I welcomed 2016 in the San Francisco Bay Area at my childhood home, now my younger son’s domicile. Thus on New Year’s Day, I made æbleskiver (Danish pancakes) using my great grandmother’s recipe and her, well over 100 year old, cast iron pan.
Æbleskiver on New Year’s Day 2016; a family tradition.
Back in Oaxaca, February brought a community Día de Amor y Amistad fiesta in my apartment complex. Have I mentioned? I have wonderful neighbors!
Valentine’s Day party decorations in the patio.
March was unseasonably hot, but the blue skies and flamboyant trees beginning to bloom made it bearable.
Flamboyant trees, Santo Domingo de Guzmán, and agave.

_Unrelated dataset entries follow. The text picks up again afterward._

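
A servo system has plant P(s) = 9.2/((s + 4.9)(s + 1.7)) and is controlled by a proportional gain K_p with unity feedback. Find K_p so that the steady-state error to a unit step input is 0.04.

The loop is type 0, so e_ss(step) = 1/(1 + K_pos) with K_pos = K_p·P(0).
P(0) = 1.104. Require 1/(1 + K_p·1.104) = 0.04, so 1 + 1.104·K_p = 25.
K_p = (25 − 1)/1.104 = 21.7.

K_p = 21.7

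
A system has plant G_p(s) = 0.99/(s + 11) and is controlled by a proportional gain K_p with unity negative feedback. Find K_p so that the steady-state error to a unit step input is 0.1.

K_p = 100

For a type-0 loop with proportional control, e_ss = 1/(1 + K_p·G_p(0)).
G_p(0) = 0.09. Require 1/(1 + K_p·0.09) = 0.1, so 1 + 0.09·K_p = 10.
K_p = (10 − 1)/0.09 = 100.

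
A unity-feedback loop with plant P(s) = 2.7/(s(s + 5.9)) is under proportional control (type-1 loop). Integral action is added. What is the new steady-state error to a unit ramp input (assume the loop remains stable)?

0

The integrator raises the loop to type 2, so K_v → ∞ and e_ss to a ramp is zero.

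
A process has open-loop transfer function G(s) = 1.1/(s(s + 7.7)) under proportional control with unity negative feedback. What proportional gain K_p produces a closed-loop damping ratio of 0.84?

K_p = 19.1

Closed-loop characteristic equation: s² + 7.7s + K_p·1.1 = 0.
So ω_n = √(1.1K_p) and 2ζω_n = 7.7, giving ζ = 7.7/(2√(1.1K_p)).
Setting ζ = 0.84: √(1.1K_p) = 7.7/(2·0.84) = 4.583, so K_p = 21.01/1.1 = 19.1.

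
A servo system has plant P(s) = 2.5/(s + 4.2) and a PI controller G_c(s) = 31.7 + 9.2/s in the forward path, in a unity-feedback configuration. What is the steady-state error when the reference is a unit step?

The open loop G_c(s)P(s) has a pole at the origin (type 1), so the static position error constant is infinite and e_ss = 1/(1+∞) = 0.

0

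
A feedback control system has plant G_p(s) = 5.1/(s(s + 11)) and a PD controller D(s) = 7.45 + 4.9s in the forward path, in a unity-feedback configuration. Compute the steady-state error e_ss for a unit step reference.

0

The open loop D(s)G_p(s) has a pole at the origin (type 1), so the static position error constant is infinite and e_ss = 1/(1+∞) = 0.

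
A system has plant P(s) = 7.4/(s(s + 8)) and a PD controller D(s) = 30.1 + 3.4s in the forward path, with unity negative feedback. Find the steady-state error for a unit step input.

The open loop D(s)P(s) has a pole at the origin (type 1), so the static position error constant is infinite and e_ss = 1/(1+∞) = 0.

0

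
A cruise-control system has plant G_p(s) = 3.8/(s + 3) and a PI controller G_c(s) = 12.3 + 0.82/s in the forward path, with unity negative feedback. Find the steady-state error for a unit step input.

0

The open loop G_c(s)G_p(s) has a pole at the origin (type 1), so the static position error constant is infinite and e_ss = 1/(1+∞) = 0.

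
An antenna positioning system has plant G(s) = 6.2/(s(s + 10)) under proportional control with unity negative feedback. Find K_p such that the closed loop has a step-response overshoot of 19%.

K_p = 18.5

From %OS = 100·exp(−πζ/√(1−ζ²)) = 19%, ζ = −ln(0.19)/√(π²+ln²(0.19)) = 0.4673.
Characteristic equation s² + 10s + 6.2K_p = 0 gives ζ = 10/(2√(6.2K_p)).
Setting ζ = 0.4673: √(6.2K_p) = 10/(2·0.4673) = 10.7, so K_p = 114.5/6.2 = 18.5.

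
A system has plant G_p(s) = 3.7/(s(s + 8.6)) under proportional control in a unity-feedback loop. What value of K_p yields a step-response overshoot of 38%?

K_p = 57.7

From %OS = 100·exp(−πζ/√(1−ζ²)) = 38%, ζ = −ln(0.38)/√(π²+ln²(0.38)) = 0.2943.
Characteristic equation s² + 8.6s + 3.7K_p = 0 gives ζ = 8.6/(2√(3.7K_p)).
Setting ζ = 0.2943: √(3.7K_p) = 8.6/(2·0.2943) = 14.61, so K_p = 213.4/3.7 = 57.7.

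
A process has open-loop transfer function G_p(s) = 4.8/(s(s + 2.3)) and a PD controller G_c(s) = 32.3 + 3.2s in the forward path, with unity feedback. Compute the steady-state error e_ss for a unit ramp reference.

The loop has one pole at the origin (type 1). Velocity error constant K_v = lim_{s→0} s·G_c(s)G_p(s) = 32.3·4.8/2.3 = 67.41.
Steady-state error to a unit ramp: e_ss = 1/K_v = 0.0148.

0.0148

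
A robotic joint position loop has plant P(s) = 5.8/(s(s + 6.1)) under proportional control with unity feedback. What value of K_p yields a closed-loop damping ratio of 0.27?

Closed-loop characteristic equation: s² + 6.1s + K_p·5.8 = 0.
So ω_n = √(5.8K_p) and 2ζω_n = 6.1, giving ζ = 6.1/(2√(5.8K_p)).
Setting ζ = 0.27: √(5.8K_p) = 6.1/(2·0.27) = 11.3, so K_p = 127.6/5.8 = 22.

K_p = 22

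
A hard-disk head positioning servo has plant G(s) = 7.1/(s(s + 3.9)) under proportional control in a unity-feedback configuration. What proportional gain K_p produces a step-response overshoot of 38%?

From %OS = 100·exp(−πζ/√(1−ζ²)) = 38%, ζ = −ln(0.38)/√(π²+ln²(0.38)) = 0.2943.
Characteristic equation s² + 3.9s + 7.1K_p = 0 gives ζ = 3.9/(2√(7.1K_p)).
Setting ζ = 0.2943: √(7.1K_p) = 3.9/(2·0.2943) = 6.625, so K_p = 43.89/7.1 = 6.18.

K_p = 6.18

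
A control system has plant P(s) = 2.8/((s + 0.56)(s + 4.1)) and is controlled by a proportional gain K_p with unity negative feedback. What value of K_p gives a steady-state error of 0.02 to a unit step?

Steady-state error for a unit step on this type-0 loop is 1/(1 + K_p·P(0)).
P(0) = 1.22. Require 1/(1 + K_p·1.22) = 0.02, so 1 + 1.22·K_p = 50.
K_p = (50 − 1)/1.22 = 40.2.

K_p = 40.2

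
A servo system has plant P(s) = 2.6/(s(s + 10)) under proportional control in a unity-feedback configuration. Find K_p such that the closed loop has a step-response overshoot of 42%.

From %OS = 100·exp(−πζ/√(1−ζ²)) = 42%, ζ = −ln(0.42)/√(π²+ln²(0.42)) = 0.2662.
Characteristic equation s² + 10s + 2.6K_p = 0 gives ζ = 10/(2√(2.6K_p)).
Setting ζ = 0.2662: √(2.6K_p) = 10/(2·0.2662) = 18.78, so K_p = 352.9/2.6 = 136.

K_p = 136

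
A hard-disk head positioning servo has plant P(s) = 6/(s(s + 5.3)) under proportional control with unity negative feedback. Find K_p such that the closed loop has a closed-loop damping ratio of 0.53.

Closed-loop characteristic equation: s² + 5.3s + K_p·6 = 0.
So ω_n = √(6K_p) and 2ζω_n = 5.3, giving ζ = 5.3/(2√(6K_p)).
Setting ζ = 0.53: √(6K_p) = 5.3/(2·0.53) = 5, so K_p = 25/6 = 4.17.

K_p = 4.17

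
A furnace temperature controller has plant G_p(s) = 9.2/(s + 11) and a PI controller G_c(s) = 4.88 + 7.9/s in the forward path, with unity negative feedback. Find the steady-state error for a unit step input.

The open loop G_c(s)G_p(s) has a pole at the origin (type 1), so the static position error constant is infinite and e_ss = 1/(1+∞) = 0.

0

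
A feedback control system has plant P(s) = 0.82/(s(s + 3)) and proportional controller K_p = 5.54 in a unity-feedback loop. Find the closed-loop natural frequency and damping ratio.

The closed-loop denominator is s(s+3) + 5.54·0.82 = s² + 3s + 4.543.
Matching s² + 2ζω_n s + ω_n²: ω_n = √4.543 = 2.131 rad/s and 2ζω_n = 3, so ζ = 3/(2·2.131) = 0.704.

ω_n = 2.13 rad/s, ζ = 0.704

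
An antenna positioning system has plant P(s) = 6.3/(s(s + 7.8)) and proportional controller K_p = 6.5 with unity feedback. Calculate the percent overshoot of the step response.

8.94%

Closed-loop characteristic equation: s² + 7.8s + 40.95 = 0, so ω_n = 6.399 rad/s and ζ = 7.8/(2·6.399) = 0.6094.
%OS = 100·exp(−πζ/√(1−ζ²)) = 100·exp(−π·0.6094/√0.6286) = 8.94%.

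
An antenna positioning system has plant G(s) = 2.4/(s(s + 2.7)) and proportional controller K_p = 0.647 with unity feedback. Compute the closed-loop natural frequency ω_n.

ω_n = 1.25 rad/s

With unity feedback the closed-loop characteristic equation is s² + 2.7s + 0.647·2.4 = s² + 2.7s + 1.553 = 0.
So ω_n² = 1.553 ⇒ ω_n = 1.246 rad/s, and ζ = 2.7/(2ω_n) = 1.08.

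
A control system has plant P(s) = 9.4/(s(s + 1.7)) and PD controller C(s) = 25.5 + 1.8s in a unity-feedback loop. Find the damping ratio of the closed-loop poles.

ζ = 0.601

Forward path: (25.5 + 1.8s)·9.4/(s(s+1.7)). The closed-loop characteristic equation is s² + (1.7 + 9.4·1.8)s + 9.4·25.5 = 0.
That is s² + 18.62s + 239.7 = 0, so ω_n = 15.48 rad/s and ζ = 18.62/(2·15.48) = 0.6013.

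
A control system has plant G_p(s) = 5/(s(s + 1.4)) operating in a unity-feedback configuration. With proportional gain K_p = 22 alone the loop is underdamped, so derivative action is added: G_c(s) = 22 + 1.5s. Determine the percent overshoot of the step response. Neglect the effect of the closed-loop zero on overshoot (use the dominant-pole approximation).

Forward path: (22 + 1.5s)·5/(s(s+1.4)). The closed-loop characteristic equation is s² + (1.4 + 5·1.5)s + 5·22 = 0.
That is s² + 8.9s + 110 = 0, so ω_n = 10.49 rad/s and ζ = 8.9/(2·10.49) = 0.4243.
%OS = 100·exp(−πζ/√(1−ζ²)) = 22.9%.

22.9%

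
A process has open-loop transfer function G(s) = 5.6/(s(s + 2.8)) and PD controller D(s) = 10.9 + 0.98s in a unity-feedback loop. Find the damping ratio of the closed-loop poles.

ζ = 0.53

Forward path: (10.9 + 0.98s)·5.6/(s(s+2.8)). The closed-loop characteristic equation is s² + (2.8 + 5.6·0.98)s + 5.6·10.9 = 0.
That is s² + 8.288s + 61.04 = 0, so ω_n = 7.813 rad/s and ζ = 8.288/(2·7.813) = 0.5304.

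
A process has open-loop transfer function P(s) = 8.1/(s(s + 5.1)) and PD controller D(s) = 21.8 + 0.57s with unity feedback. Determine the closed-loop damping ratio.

Forward path: (21.8 + 0.57s)·8.1/(s(s+5.1)). The closed-loop characteristic equation is s² + (5.1 + 8.1·0.57)s + 8.1·21.8 = 0.
That is s² + 9.717s + 176.6 = 0, so ω_n = 13.29 rad/s and ζ = 9.717/(2·13.29) = 0.3656.

ζ = 0.366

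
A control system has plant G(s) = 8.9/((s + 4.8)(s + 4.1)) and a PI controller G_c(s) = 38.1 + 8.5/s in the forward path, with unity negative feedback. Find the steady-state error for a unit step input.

The open loop G_c(s)G(s) has a pole at the origin (type 1), so the static position error constant is infinite and e_ss = 1/(1+∞) = 0.

0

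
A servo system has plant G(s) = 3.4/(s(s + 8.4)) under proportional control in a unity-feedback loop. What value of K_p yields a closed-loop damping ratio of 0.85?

Closed-loop characteristic equation: s² + 8.4s + K_p·3.4 = 0.
So ω_n = √(3.4K_p) and 2ζω_n = 8.4, giving ζ = 8.4/(2√(3.4K_p)).
Setting ζ = 0.85: √(3.4K_p) = 8.4/(2·0.85) = 4.941, so K_p = 24.42/3.4 = 7.18.

K_p = 7.18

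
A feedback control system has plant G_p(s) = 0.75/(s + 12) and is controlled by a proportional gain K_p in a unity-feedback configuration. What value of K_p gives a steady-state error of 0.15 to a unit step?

K_p = 90.7

The loop is type 0, so e_ss(step) = 1/(1 + K_pos) with K_pos = K_p·G_p(0).
G_p(0) = 0.0625. Require 1/(1 + K_p·0.0625) = 0.15, so 1 + 0.0625·K_p = 6.667.
K_p = (6.667 − 1)/0.0625 = 90.7.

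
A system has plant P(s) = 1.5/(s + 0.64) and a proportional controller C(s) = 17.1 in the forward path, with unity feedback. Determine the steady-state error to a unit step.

The loop is type 0. Static position error constant K_pos = C(0)·P(0) = 17.1·2.344 = 40.08.
Steady-state error to a unit step: e_ss = 1/(1+K_pos) = 1/41.08 = 0.0243.

0.0243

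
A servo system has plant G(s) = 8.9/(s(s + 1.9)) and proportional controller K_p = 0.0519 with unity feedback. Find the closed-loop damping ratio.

ζ = 1.4

With unity feedback the closed-loop characteristic equation is s² + 1.9s + 0.0519·8.9 = s² + 1.9s + 0.4619 = 0.
So ω_n² = 0.4619 ⇒ ω_n = 0.6796 rad/s, and ζ = 1.9/(2ω_n) = 1.4.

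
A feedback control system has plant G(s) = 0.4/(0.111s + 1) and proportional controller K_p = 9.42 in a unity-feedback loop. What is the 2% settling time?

Closed loop: T(s) = K_p·G/(1+K_p·G) = 3.768/(0.111s + 1 + 3.768), with pole at s = −(1 + 3.768)/0.111 = −42.95.
τ = 1/42.95 = 0.02328 s, so 2% settling time ≈ 4τ = 0.0931 s.

T_s ≈ 0.0931 s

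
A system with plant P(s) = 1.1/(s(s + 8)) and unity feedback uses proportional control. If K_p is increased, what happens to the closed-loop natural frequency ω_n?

ω_n = √(1.1·K_p), which grows with K_p.

increase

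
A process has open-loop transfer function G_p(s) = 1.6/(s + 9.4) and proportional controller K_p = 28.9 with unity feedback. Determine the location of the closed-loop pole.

s = -55.64

Closed-loop transfer function: T(s) = K_p·G_p(s)/(1 + K_p·G_p(s)) = 46.24/(s + 9.4 + 46.24) = 46.24/(s + 55.64).
The closed-loop pole is at s = −55.64.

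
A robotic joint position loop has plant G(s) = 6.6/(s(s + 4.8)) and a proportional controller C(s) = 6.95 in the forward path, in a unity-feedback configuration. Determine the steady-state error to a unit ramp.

The loop has one pole at the origin (type 1). Velocity error constant K_v = lim_{s→0} s·C(s)G(s) = 6.95·6.6/4.8 = 9.556.
Steady-state error to a unit ramp: e_ss = 1/K_v = 0.105.

0.105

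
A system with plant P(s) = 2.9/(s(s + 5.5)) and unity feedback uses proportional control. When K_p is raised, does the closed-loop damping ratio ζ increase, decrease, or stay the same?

ζ = 5.5/(2√(2.9K_p)); increasing K_p raises the denominator, so ζ falls.

decrease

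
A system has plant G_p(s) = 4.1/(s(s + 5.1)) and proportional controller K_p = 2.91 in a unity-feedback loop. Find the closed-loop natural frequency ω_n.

The closed-loop denominator is s(s+5.1) + 2.91·4.1 = s² + 5.1s + 11.93.
So ω_n² = 11.93 ⇒ ω_n = 3.454 rad/s, and ζ = 5.1/(2ω_n) = 0.738.

ω_n = 3.45 rad/s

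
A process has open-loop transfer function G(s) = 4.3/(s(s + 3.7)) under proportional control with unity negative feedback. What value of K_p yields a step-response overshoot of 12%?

K_p = 2.54

From %OS = 100·exp(−πζ/√(1−ζ²)) = 12%, ζ = −ln(0.12)/√(π²+ln²(0.12)) = 0.5594.
Characteristic equation s² + 3.7s + 4.3K_p = 0 gives ζ = 3.7/(2√(4.3K_p)).
Setting ζ = 0.5594: √(4.3K_p) = 3.7/(2·0.5594) = 3.307, so K_p = 10.94/4.3 = 2.54.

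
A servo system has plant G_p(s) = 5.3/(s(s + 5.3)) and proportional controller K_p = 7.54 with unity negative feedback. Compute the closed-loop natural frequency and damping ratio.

With unity feedback the closed-loop characteristic equation is s² + 5.3s + 7.54·5.3 = s² + 5.3s + 39.96 = 0.
Matching s² + 2ζω_n s + ω_n²: ω_n = √39.96 = 6.322 rad/s and 2ζω_n = 5.3, so ζ = 5.3/(2·6.322) = 0.419.

ω_n = 6.32 rad/s, ζ = 0.419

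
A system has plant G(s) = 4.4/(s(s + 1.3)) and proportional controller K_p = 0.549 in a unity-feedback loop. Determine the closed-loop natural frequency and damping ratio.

ω_n = 1.55 rad/s, ζ = 0.418

The closed-loop denominator is s(s+1.3) + 0.549·4.4 = s² + 1.3s + 2.416.
Matching s² + 2ζω_n s + ω_n²: ω_n = √2.416 = 1.554 rad/s and 2ζω_n = 1.3, so ζ = 1.3/(2·1.554) = 0.418.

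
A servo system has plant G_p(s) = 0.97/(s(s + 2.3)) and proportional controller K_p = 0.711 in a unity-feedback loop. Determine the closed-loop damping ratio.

With unity feedback the closed-loop characteristic equation is s² + 2.3s + 0.711·0.97 = s² + 2.3s + 0.6897 = 0.
Matching s² + 2ζω_n s + ω_n²: ω_n = √0.6897 = 0.8305 rad/s and 2ζω_n = 2.3, so ζ = 2.3/(2·0.8305) = 1.38.

ζ = 1.38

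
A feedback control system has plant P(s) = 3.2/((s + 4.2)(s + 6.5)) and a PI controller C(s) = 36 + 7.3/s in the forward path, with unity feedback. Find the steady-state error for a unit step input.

The open loop C(s)P(s) has a pole at the origin (type 1), so the static position error constant is infinite and e_ss = 1/(1+∞) = 0.

0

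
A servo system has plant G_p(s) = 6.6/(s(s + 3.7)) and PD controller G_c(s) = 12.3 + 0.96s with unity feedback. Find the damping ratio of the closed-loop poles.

Forward path: (12.3 + 0.96s)·6.6/(s(s+3.7)). The closed-loop characteristic equation is s² + (3.7 + 6.6·0.96)s + 6.6·12.3 = 0.
That is s² + 10.04s + 81.18 = 0, so ω_n = 9.01 rad/s and ζ = 10.04/(2·9.01) = 0.5569.

ζ = 0.557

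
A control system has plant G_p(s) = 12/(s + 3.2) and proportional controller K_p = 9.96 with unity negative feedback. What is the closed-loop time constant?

τ = 0.00815 s

Closed-loop transfer function: T(s) = K_p·G_p(s)/(1 + K_p·G_p(s)) = 119.5/(s + 3.2 + 119.5) = 119.5/(s + 122.7).
Time constant τ = 1/122.7 = 0.00815 s.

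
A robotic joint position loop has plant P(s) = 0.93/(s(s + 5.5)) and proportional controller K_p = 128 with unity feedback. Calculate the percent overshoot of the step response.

The closed-loop denominator s² + 5.5s + 119 gives ω_n = √119 = 10.91 and ζ = 5.5/(2ω_n) = 0.252.
%OS = 100·exp(−πζ/√(1−ζ²)) = 100·exp(−π·0.252/√0.9365) = 44.1%.

44.1%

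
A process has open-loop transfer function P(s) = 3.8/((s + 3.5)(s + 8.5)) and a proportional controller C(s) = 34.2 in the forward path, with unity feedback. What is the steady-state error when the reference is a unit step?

0.186

The loop is type 0. Static position error constant K_pos = C(0)·P(0) = 34.2·0.1277 = 4.368.
Steady-state error to a unit step: e_ss = 1/(1+K_pos) = 1/5.368 = 0.186.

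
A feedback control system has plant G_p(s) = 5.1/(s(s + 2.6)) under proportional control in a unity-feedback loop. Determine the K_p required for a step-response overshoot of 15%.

From %OS = 100·exp(−πζ/√(1−ζ²)) = 15%, ζ = −ln(0.15)/√(π²+ln²(0.15)) = 0.5169.
Characteristic equation s² + 2.6s + 5.1K_p = 0 gives ζ = 2.6/(2√(5.1K_p)).
Setting ζ = 0.5169: √(5.1K_p) = 2.6/(2·0.5169) = 2.515, so K_p = 6.324/5.1 = 1.24.

K_p = 1.24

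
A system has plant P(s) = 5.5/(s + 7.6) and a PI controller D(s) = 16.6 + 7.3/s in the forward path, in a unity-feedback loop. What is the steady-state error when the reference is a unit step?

0

The open loop D(s)P(s) has a pole at the origin (type 1), so the static position error constant is infinite and e_ss = 1/(1+∞) = 0.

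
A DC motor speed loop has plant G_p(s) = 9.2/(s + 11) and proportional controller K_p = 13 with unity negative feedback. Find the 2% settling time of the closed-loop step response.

Closed-loop transfer function: T(s) = K_p·G_p(s)/(1 + K_p·G_p(s)) = 119.6/(s + 11 + 119.6) = 119.6/(s + 130.6).
Time constant τ = 1/130.6 = 0.007657 s, so the 2% settling time is about 4τ = 0.0306 s.

T_s ≈ 0.0306 s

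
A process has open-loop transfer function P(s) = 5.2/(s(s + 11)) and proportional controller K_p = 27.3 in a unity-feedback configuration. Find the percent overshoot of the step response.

19.5%

Closed-loop characteristic equation: s² + 11s + 142 = 0, so ω_n = 11.91 rad/s and ζ = 11/(2·11.91) = 0.4616.
%OS = 100·exp(−πζ/√(1−ζ²)) = 100·exp(−π·0.4616/√0.7869) = 19.5%.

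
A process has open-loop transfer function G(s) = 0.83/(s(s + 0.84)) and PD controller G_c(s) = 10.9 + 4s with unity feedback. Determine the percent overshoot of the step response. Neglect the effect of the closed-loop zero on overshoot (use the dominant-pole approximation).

4.94%

Forward path: (10.9 + 4s)·0.83/(s(s+0.84)). The closed-loop characteristic equation is s² + (0.84 + 0.83·4)s + 0.83·10.9 = 0.
That is s² + 4.16s + 9.047 = 0, so ω_n = 3.008 rad/s and ζ = 4.16/(2·3.008) = 0.6915.
%OS = 100·exp(−πζ/√(1−ζ²)) = 4.94%.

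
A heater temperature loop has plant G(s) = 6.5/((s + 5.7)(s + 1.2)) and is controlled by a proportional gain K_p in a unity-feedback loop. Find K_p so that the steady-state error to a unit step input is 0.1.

K_p = 9.47

The loop is type 0, so e_ss(step) = 1/(1 + K_pos) with K_pos = K_p·G(0).
G(0) = 0.9503. Require 1/(1 + K_p·0.9503) = 0.1, so 1 + 0.9503·K_p = 10.
K_p = (10 − 1)/0.9503 = 9.47.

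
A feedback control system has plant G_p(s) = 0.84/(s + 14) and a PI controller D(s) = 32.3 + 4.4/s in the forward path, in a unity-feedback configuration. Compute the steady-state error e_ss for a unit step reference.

0

The open loop D(s)G_p(s) has a pole at the origin (type 1), so the static position error constant is infinite and e_ss = 1/(1+∞) = 0.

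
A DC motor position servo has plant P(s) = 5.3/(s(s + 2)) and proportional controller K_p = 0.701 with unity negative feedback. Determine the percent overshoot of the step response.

The closed-loop denominator s² + 2s + 3.715 gives ω_n = √3.715 = 1.928 and ζ = 2/(2ω_n) = 0.5188.
%OS = 100·exp(−πζ/√(1−ζ²)) = 100·exp(−π·0.5188/√0.7308) = 14.9%.

14.9%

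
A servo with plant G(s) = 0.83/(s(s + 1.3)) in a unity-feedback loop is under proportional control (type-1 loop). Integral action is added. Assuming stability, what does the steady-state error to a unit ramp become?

The integrator raises the loop to type 2, so K_v → ∞ and e_ss to a ramp is zero.

0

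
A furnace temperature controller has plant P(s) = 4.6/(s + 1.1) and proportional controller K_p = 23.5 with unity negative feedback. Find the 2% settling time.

Closed-loop transfer function: T(s) = K_p·P(s)/(1 + K_p·P(s)) = 108.1/(s + 1.1 + 108.1) = 108.1/(s + 109.2).
Time constant τ = 1/109.2 = 0.009158 s, so the 2% settling time is about 4τ = 0.0366 s.

T_s ≈ 0.0366 s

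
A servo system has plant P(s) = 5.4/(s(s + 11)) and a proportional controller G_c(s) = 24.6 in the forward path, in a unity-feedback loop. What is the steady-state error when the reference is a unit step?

0

The open loop G_c(s)P(s) has a pole at the origin (type 1), so the static position error constant is infinite and e_ss = 1/(1+∞) = 0.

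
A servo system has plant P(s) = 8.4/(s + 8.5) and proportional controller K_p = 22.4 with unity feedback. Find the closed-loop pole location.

s = -196.7

Closed-loop transfer function: T(s) = K_p·P(s)/(1 + K_p·P(s)) = 188.2/(s + 8.5 + 188.2) = 188.2/(s + 196.7).
The closed-loop pole is at s = −196.7.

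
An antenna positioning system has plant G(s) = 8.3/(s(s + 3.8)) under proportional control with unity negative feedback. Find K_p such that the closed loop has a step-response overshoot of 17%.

K_p = 1.8

From %OS = 100·exp(−πζ/√(1−ζ²)) = 17%, ζ = −ln(0.17)/√(π²+ln²(0.17)) = 0.4913.
Characteristic equation s² + 3.8s + 8.3K_p = 0 gives ζ = 3.8/(2√(8.3K_p)).
Setting ζ = 0.4913: √(8.3K_p) = 3.8/(2·0.4913) = 3.867, so K_p = 14.96/8.3 = 1.8.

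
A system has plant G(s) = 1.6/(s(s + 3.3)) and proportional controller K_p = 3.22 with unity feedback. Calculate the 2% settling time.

T_s ≈ 2.42 s

The closed-loop denominator s² + 3.3s + 5.152 gives ω_n = √5.152 = 2.27 and ζ = 3.3/(2ω_n) = 0.7269.
2% settling time T_s ≈ 4/(ζω_n) = 4/1.65 = 2.42 s.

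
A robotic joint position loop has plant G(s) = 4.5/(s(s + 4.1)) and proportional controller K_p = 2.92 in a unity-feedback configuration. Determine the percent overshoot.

11.6%

Closed-loop characteristic equation: s² + 4.1s + 13.14 = 0, so ω_n = 3.625 rad/s and ζ = 4.1/(2·3.625) = 0.5655.
%OS = 100·exp(−πζ/√(1−ζ²)) = 100·exp(−π·0.5655/√0.6802) = 11.6%.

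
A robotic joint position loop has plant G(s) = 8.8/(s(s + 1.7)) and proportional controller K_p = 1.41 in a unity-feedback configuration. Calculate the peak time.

T_p = 0.919 s

The closed-loop denominator s² + 1.7s + 12.41 gives ω_n = √12.41 = 3.522 and ζ = 1.7/(2ω_n) = 0.2413.
Damped frequency ω_d = ω_n√(1−ζ²) = 3.418 rad/s, so peak time T_p = π/ω_d = 0.919 s.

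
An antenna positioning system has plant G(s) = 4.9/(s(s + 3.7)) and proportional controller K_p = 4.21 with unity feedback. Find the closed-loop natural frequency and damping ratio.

The closed-loop denominator is s(s+3.7) + 4.21·4.9 = s² + 3.7s + 20.63.
So ω_n² = 20.63 ⇒ ω_n = 4.542 rad/s, and ζ = 3.7/(2ω_n) = 0.407.

ω_n = 4.54 rad/s, ζ = 0.407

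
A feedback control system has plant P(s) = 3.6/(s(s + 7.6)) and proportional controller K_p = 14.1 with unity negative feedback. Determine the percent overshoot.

Closed-loop characteristic equation: s² + 7.6s + 50.76 = 0, so ω_n = 7.125 rad/s and ζ = 7.6/(2·7.125) = 0.5334.
%OS = 100·exp(−πζ/√(1−ζ²)) = 100·exp(−π·0.5334/√0.7155) = 13.8%.

13.8%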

April took me to Cuba, a lifelong dream finally realized. It was more fascinating, confounding, and fabulous than I had ever expected.
View from the Hotel Habana Riviera.
By May, the flamboyant trees had leafed out and were in full bloom — and we needed it, as the hot-hot-hot temperatures continued.
Flamboyant trees and Santo Domingo de Guzmán looking picture perfect.
A calavera on the streets of Oaxaca in June? Absolutely! She knows no season.
Sad calavera standing on the sidewalk.
And, then there was July! So much to see and do, this month warrants three images.
Indigenous pipe and drums lead off the first, and stormy, Guelaguetza desfile.
El Jardín Etnobotánico was again the site of the Mole Festival. So beautiful!
Vela Vinnii Gaxheé parade float waiting for the Intrepidas to board.
The rainy season was in full force in August and I loved standing on my terrace watching the storms approach, though sometimes they didn’t make it all the way to Casita Colibrí. Microclimates!
Storm approaching the city from the south.
September brought the second major feast day in Teotitlán del Valle: Fiesta a la Natividad de la Virgen María.
Bringing canastas to the church for the unmarried women and girls to carry in the convite.
I was in California from late September to early October, and when I returned there was a new exhibition in the courtyard of the Museo de Arte Prehispánico de México Rufino Tamayo.
Some of the 2501 migrant sculptures by the late Alejandro Santiago.
For the past couple of years, one of my destinations on November 1 has been the panteón in Tlacolula de Matamoros; its beauty and tranquility always take my breath away.
Light and shadows cast by the daughters of the Tule tree, play off the colors of the chapel in the panteón.
Later in November, I spent a delightful Thanksgiving with family and friends on the east coast of the USA, but returned to spend Christmas in Oaxaca for the first time in three years. It was just as joyous and colorful as I remembered!
Nochebuena angels on a float in the zócalo.
These three are the future; let’s vow to do all we can to give them a better world than the 2016 one that is departing.